Under this proposal, service providers would enter into commercial arrangements with the CFNC.
"The service that a service provider purchases from the CFNC is similar in concept to the UCLL sub-loop service that is in the final stages of being determined by the Commerce Commission," Telecom says. "The key product is a sub-loop micro-duct between the customer premises to the duct management point (fibre node). That is also the point where the Service Provider connects with their own feeder fibre or purchases feeder fibre."
It says the proposals provide the fastest possible return to New Zealand.
Reynolds also makes a play for trust in Telecom, pointing to its network arm, Chorus as a key component of the proposals.
"In a relatively short period of time, Chorus has become trusted by the industry. Under operational separation it operates at arm's length from the other parts of our business -- meaning it must offer access to our network on a totally equal basis to all parties. This structure is already in place, proven and working.
TelstraClear, meanwhile, says it supports the government's fibre ambition and has identified four roles it says it can play in achieving that. It says "if the conditions are right TelstraClear will continue to own, operate and invest in our own infrastructure in competition to the Local Fibre Company."
The government has proposed 25 such companies delivering fibre across New Zealand.
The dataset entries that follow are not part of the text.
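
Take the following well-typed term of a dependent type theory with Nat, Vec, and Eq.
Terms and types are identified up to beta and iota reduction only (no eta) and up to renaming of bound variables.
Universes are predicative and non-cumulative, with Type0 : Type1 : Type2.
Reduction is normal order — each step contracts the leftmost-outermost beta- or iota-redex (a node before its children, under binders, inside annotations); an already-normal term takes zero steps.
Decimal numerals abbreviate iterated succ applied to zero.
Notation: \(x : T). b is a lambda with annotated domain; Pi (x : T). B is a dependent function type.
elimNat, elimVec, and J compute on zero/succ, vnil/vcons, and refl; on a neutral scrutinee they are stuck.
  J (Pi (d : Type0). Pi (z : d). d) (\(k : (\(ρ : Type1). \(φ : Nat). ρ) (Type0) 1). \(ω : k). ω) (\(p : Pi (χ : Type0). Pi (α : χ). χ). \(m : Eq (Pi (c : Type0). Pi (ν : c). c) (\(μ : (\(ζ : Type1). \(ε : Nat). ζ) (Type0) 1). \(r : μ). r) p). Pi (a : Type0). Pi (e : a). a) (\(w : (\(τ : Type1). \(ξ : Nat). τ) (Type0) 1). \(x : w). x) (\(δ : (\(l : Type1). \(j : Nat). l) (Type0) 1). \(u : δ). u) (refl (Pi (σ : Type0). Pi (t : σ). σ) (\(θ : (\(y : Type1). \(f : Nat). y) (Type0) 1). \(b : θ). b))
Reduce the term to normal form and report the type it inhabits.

reduced normal form:
  \(d : Type0). \(z : d). z
type:
  Pi (d : Type0). Pi (z : d). d


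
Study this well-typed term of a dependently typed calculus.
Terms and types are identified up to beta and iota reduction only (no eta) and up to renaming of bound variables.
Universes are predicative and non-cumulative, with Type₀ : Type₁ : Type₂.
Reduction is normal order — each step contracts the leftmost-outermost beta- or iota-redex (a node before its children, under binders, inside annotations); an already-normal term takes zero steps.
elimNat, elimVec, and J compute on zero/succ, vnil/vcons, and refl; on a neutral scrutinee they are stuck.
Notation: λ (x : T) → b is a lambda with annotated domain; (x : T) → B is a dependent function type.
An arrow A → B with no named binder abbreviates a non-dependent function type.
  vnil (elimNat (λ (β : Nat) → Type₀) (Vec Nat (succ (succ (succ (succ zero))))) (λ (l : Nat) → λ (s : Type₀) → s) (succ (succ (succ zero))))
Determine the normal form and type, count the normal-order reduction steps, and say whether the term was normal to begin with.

normal form:
  vnil (Vec Nat (succ (succ (succ (succ zero)))))
inferred type:
  Vec (Vec Nat (succ (succ (succ (succ zero))))) zero
reduction steps (normal order): 10
already normal: no
first redex: an elimNat iota-redex


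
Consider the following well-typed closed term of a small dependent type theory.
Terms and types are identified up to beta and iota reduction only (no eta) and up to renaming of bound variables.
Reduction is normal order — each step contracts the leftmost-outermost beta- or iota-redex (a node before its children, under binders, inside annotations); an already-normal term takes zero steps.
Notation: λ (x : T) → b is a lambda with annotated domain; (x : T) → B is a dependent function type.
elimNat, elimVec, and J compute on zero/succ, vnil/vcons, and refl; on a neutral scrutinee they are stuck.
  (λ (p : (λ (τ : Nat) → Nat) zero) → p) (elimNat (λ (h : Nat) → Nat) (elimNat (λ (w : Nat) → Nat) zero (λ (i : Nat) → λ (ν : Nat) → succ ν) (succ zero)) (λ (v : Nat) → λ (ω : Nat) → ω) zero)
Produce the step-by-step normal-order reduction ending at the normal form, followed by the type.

normal-order reduction:
  (λ (p : (λ (τ : Nat) → Nat) zero) → p) (elimNat (λ (h : Nat) → Nat) (elimNat (λ (w : Nat) → Nat) zero (λ (i : Nat) → λ (ν : Nat) → succ ν) (succ zero)) (λ (v : Nat) → λ (ω : Nat) → ω) zero)
  ~> elimNat (λ (p : Nat) → Nat) (elimNat (λ (τ : Nat) → Nat) zero (λ (h : Nat) → λ (w : Nat) → succ w) (succ zero)) (λ (i : Nat) → λ (ν : Nat) → ν) zero
  ~> elimNat (λ (p : Nat) → Nat) zero (λ (τ : Nat) → λ (h : Nat) → succ h) (succ zero)
  ~> (λ (p : Nat) → λ (τ : Nat) → succ τ) zero (elimNat (λ (h : Nat) → Nat) zero (λ (w : Nat) → λ (i : Nat) → succ i) zero)
  ~> (λ (p : Nat) → succ p) (elimNat (λ (τ : Nat) → Nat) zero (λ (h : Nat) → λ (w : Nat) → succ w) zero)
  ~> succ (elimNat (λ (p : Nat) → Nat) zero (λ (τ : Nat) → λ (h : Nat) → succ h) zero)
  ~> succ zero
the term's type:
  Nat


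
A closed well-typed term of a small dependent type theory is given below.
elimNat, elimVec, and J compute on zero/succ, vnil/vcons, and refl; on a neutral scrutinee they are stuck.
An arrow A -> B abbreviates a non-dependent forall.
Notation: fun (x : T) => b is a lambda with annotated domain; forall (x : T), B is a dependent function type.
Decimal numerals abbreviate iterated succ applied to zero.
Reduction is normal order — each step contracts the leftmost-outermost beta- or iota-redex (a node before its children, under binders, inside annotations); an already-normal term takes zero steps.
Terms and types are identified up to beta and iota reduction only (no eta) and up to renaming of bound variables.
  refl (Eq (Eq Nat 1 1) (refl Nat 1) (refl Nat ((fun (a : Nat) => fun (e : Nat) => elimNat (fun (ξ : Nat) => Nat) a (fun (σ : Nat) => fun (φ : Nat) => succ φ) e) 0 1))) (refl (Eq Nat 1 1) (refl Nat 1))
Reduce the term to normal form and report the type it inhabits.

normal form:
  refl (Eq (Eq Nat 1 1) (refl Nat 1) (refl Nat 1)) (refl (Eq Nat 1 1) (refl Nat 1))
the term's type:
  Eq (Eq (Eq Nat 1 1) (refl Nat 1) (refl Nat 1)) (refl (Eq Nat 1 1) (refl Nat 1)) (refl (Eq Nat 1 1) (refl Nat 1))
observation: the term reaches its normal form after 6 normal-order steps.


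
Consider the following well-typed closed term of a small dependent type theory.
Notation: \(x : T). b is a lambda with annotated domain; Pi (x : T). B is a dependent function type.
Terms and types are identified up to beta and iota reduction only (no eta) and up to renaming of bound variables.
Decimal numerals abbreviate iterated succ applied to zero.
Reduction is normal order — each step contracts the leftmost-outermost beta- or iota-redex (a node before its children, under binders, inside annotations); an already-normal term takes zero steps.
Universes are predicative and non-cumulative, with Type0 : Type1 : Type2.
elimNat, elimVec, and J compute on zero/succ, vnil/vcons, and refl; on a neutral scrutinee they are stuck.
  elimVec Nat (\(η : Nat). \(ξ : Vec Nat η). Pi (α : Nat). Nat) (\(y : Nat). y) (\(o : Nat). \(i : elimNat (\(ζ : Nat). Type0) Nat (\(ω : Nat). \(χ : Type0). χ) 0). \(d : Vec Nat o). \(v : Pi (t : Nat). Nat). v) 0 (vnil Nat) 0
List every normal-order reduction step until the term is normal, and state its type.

normal-order reduction:
  elimVec Nat (\(η : Nat). \(ξ : Vec Nat η). Pi (α : Nat). Nat) (\(y : Nat). y) (\(o : Nat). \(i : elimNat (\(ζ : Nat). Type0) Nat (\(ω : Nat). \(χ : Type0). χ) 0). \(d : Vec Nat o). \(v : Pi (t : Nat). Nat). v) 0 (vnil Nat) 0
  ~> (\(η : Nat). η) 0
  ~> 0
type:
  Nat


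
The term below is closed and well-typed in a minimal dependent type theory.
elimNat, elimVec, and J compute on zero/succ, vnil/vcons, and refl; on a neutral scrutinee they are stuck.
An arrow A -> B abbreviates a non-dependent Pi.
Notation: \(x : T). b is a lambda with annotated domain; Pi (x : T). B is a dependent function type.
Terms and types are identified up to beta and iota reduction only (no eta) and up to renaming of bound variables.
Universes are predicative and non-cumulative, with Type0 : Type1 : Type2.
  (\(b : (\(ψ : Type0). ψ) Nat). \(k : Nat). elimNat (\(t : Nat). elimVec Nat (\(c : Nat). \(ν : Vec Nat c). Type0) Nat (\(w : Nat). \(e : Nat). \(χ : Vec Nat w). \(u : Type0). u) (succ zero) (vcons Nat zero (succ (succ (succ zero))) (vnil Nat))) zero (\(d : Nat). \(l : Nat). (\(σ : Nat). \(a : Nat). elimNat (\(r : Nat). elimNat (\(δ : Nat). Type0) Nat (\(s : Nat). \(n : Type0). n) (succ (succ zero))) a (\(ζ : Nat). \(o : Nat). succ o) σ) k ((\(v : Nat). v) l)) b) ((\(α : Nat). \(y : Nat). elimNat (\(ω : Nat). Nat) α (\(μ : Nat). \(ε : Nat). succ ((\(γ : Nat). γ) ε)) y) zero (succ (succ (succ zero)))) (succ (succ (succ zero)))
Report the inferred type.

type:
  Nat


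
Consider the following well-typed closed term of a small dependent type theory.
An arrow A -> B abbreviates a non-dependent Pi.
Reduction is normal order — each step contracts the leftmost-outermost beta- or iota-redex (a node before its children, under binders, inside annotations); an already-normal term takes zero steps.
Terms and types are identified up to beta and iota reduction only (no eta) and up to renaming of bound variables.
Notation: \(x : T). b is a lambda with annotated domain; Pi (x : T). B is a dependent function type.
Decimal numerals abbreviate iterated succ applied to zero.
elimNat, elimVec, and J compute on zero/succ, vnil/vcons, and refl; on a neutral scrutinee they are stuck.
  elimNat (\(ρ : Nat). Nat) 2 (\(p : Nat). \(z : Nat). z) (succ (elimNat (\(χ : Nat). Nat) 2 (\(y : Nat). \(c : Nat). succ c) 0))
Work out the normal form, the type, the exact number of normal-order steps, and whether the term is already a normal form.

reduced normal form:
  2
type:
  Nat
normal-order step count: 11
term was already normal: no
first contracted redex: an elimNat iota-redex


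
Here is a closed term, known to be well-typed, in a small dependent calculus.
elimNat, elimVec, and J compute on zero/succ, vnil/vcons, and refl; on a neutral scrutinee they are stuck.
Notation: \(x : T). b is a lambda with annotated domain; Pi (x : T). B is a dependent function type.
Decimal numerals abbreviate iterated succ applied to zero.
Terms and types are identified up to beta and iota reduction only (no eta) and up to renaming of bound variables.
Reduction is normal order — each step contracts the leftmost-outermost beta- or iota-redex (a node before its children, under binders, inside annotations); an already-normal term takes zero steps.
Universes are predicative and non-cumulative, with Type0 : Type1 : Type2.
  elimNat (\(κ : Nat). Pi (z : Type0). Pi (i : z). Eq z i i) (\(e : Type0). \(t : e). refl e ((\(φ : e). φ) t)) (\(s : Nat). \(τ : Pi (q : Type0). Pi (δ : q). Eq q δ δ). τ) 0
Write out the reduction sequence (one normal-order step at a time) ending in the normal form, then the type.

normal-order reduction:
  elimNat (\(κ : Nat). Pi (z : Type0). Pi (i : z). Eq z i i) (\(e : Type0). \(t : e). refl e ((\(φ : e). φ) t)) (\(s : Nat). \(τ : Pi (q : Type0). Pi (δ : q). Eq q δ δ). τ) 0
  ~> \(κ : Type0). \(z : κ). refl κ ((\(i : κ). i) z)
  ~> \(κ : Type0). \(z : κ). refl κ z
type:
  Pi (κ : Type0). Pi (z : κ). Eq κ z z


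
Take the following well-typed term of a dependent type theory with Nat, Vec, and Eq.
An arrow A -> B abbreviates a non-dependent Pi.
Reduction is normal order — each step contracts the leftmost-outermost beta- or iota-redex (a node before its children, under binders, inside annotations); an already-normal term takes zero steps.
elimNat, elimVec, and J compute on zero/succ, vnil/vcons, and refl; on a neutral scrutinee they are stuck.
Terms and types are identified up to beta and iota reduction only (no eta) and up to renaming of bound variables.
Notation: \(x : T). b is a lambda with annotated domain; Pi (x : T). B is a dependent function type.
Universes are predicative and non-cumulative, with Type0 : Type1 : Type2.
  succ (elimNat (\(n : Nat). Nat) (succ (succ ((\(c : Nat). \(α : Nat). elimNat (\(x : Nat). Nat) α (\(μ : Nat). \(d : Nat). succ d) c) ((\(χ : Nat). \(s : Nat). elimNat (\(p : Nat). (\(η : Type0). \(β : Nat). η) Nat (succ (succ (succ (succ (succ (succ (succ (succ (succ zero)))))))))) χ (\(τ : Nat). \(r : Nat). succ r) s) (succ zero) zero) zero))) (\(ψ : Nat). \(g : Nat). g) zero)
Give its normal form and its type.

resulting normal form:
  succ (succ (succ (succ zero)))
the term's type:
  Nat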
TelstraClear says it will also compete hard to supply the LFC's with high quality backbone services and anticipates it will also become a major customer of the LFC's. TelstraClear also says it will continue to be a service partner with infrastructure providers as it has been with Northpower and Network Tasman.
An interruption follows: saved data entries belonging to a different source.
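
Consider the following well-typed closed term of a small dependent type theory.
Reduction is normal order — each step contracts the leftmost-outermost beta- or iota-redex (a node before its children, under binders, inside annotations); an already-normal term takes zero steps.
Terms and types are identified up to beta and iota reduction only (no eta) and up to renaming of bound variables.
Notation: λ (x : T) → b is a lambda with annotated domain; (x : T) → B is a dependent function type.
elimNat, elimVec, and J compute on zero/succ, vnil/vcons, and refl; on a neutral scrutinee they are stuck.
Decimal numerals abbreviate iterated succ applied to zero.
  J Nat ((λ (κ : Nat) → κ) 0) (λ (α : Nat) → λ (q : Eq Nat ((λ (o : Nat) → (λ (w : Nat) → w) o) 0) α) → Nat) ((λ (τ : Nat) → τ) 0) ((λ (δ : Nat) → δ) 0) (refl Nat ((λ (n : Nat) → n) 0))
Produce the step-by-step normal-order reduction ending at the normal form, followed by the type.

normal-order reduction sequence:
  J Nat ((λ (κ : Nat) → κ) 0) (λ (α : Nat) → λ (q : Eq Nat ((λ (o : Nat) → (λ (w : Nat) → w) o) 0) α) → Nat) ((λ (τ : Nat) → τ) 0) ((λ (δ : Nat) → δ) 0) (refl Nat ((λ (n : Nat) → n) 0))
  ~> (λ (κ : Nat) → κ) 0
  ~> 0
inferred type:
  Nat


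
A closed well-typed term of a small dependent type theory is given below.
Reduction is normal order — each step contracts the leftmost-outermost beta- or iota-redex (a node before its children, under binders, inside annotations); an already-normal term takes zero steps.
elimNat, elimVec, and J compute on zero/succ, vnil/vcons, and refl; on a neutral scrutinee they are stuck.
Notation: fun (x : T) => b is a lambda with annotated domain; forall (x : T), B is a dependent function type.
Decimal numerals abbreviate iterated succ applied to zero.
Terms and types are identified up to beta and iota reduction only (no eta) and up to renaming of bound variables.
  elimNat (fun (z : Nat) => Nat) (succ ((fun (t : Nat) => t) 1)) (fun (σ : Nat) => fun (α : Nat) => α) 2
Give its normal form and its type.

resulting normal form:
  2
the term's type:
  Nat
observation: 8 normal-order steps normalize the term, beginning with an elimNat iota-redex.


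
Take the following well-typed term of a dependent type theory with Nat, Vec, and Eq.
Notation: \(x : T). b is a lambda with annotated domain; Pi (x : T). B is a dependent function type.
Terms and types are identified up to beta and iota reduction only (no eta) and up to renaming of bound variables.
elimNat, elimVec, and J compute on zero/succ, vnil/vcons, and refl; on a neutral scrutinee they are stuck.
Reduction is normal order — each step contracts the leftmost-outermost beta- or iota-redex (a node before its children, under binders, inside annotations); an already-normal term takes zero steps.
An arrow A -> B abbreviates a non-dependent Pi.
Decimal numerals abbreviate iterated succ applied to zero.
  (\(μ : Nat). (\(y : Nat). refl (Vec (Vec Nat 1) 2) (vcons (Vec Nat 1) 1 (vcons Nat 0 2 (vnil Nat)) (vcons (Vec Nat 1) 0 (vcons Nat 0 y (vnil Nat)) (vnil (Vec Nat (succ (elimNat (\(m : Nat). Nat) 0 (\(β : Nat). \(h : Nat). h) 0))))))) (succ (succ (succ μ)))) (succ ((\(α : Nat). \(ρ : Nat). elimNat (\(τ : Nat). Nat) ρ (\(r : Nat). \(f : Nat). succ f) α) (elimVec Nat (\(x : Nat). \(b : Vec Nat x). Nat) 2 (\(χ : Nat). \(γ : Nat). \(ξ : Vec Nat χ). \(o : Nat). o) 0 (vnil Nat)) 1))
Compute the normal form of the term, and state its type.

reduced normal form:
  refl (Vec (Vec Nat 1) 2) (vcons (Vec Nat 1) 1 (vcons Nat 0 2 (vnil Nat)) (vcons (Vec Nat 1) 0 (vcons Nat 0 7 (vnil Nat)) (vnil (Vec Nat 1))))
the term's type:
  Eq (Vec (Vec Nat 1) 2) (vcons (Vec Nat 1) 1 (vcons Nat 0 2 (vnil Nat)) (vcons (Vec Nat 1) 0 (vcons Nat 0 7 (vnil Nat)) (vnil (Vec Nat 1)))) (vcons (Vec Nat 1) 1 (vcons Nat 0 2 (vnil Nat)) (vcons (Vec Nat 1) 0 (vcons Nat 0 7 (vnil Nat)) (vnil (Vec Nat 1))))


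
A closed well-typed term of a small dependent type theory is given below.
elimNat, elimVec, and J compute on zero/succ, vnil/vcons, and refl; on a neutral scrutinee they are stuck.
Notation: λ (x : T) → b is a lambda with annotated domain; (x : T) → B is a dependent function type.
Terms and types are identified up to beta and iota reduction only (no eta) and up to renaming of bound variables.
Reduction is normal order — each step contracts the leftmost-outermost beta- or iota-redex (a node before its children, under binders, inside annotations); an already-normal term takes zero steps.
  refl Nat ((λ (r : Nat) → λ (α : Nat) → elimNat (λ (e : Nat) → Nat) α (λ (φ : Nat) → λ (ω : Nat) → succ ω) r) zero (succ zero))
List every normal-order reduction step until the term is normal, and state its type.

reduction (normal order):
  refl Nat ((λ (r : Nat) → λ (α : Nat) → elimNat (λ (e : Nat) → Nat) α (λ (φ : Nat) → λ (ω : Nat) → succ ω) r) zero (succ zero))
  ~> refl Nat ((λ (r : Nat) → elimNat (λ (α : Nat) → Nat) r (λ (e : Nat) → λ (φ : Nat) → succ φ) zero) (succ zero))
  ~> refl Nat (elimNat (λ (r : Nat) → Nat) (succ zero) (λ (α : Nat) → λ (e : Nat) → succ e) zero)
  ~> refl Nat (succ zero)
the term's type:
  Eq Nat (succ zero) (succ zero)


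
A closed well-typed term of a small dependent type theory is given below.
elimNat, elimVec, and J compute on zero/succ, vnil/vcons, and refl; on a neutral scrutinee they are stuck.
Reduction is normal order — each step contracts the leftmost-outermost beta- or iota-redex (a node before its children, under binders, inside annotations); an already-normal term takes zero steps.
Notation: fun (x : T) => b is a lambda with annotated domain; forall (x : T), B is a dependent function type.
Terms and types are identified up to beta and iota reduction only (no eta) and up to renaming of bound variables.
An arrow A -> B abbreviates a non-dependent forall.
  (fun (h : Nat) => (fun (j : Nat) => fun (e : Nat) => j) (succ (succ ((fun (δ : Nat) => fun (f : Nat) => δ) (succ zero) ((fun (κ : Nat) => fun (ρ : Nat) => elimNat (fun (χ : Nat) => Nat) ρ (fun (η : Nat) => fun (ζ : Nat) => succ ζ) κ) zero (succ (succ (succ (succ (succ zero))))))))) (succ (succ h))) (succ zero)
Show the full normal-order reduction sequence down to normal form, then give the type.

normal-order reduction sequence:
  (fun (h : Nat) => (fun (j : Nat) => fun (e : Nat) => j) (succ (succ ((fun (δ : Nat) => fun (f : Nat) => δ) (succ zero) ((fun (κ : Nat) => fun (ρ : Nat) => elimNat (fun (χ : Nat) => Nat) ρ (fun (η : Nat) => fun (ζ : Nat) => succ ζ) κ) zero (succ (succ (succ (succ (succ zero))))))))) (succ (succ h))) (succ zero)
  ~> (fun (h : Nat) => fun (j : Nat) => h) (succ (succ ((fun (e : Nat) => fun (δ : Nat) => e) (succ zero) ((fun (f : Nat) => fun (κ : Nat) => elimNat (fun (ρ : Nat) => Nat) κ (fun (χ : Nat) => fun (η : Nat) => succ η) f) zero (succ (succ (succ (succ (succ zero))))))))) (succ (succ (succ zero)))
  ~> (fun (h : Nat) => succ (succ ((fun (j : Nat) => fun (e : Nat) => j) (succ zero) ((fun (δ : Nat) => fun (f : Nat) => elimNat (fun (κ : Nat) => Nat) f (fun (ρ : Nat) => fun (χ : Nat) => succ χ) δ) zero (succ (succ (succ (succ (succ zero))))))))) (succ (succ (succ zero)))
  ~> succ (succ ((fun (h : Nat) => fun (j : Nat) => h) (succ zero) ((fun (e : Nat) => fun (δ : Nat) => elimNat (fun (f : Nat) => Nat) δ (fun (κ : Nat) => fun (ρ : Nat) => succ ρ) e) zero (succ (succ (succ (succ (succ zero))))))))
  ~> succ (succ ((fun (h : Nat) => succ zero) ((fun (j : Nat) => fun (e : Nat) => elimNat (fun (δ : Nat) => Nat) e (fun (f : Nat) => fun (κ : Nat) => succ κ) j) zero (succ (succ (succ (succ (succ zero))))))))
  ~> succ (succ (succ zero))
the term's type:
  Nat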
TelstraClear recommends the government adopt common architecture, technical and commercial standards across all 25 LFCs; use existing technologies that can deliver comparable experience as an interim step for LFCs, or as a complimentary solution to FttP over the longer term, and; prioritise those LFCs least well served by existing telecommunications infrastructure (work "outside in").
It also warns, in line with the Milner report, that while the costs to deploy fibre networks are understood, demand for services in the near term is less so.
"Evaluation of any proposal will need to consider both aspects carefully."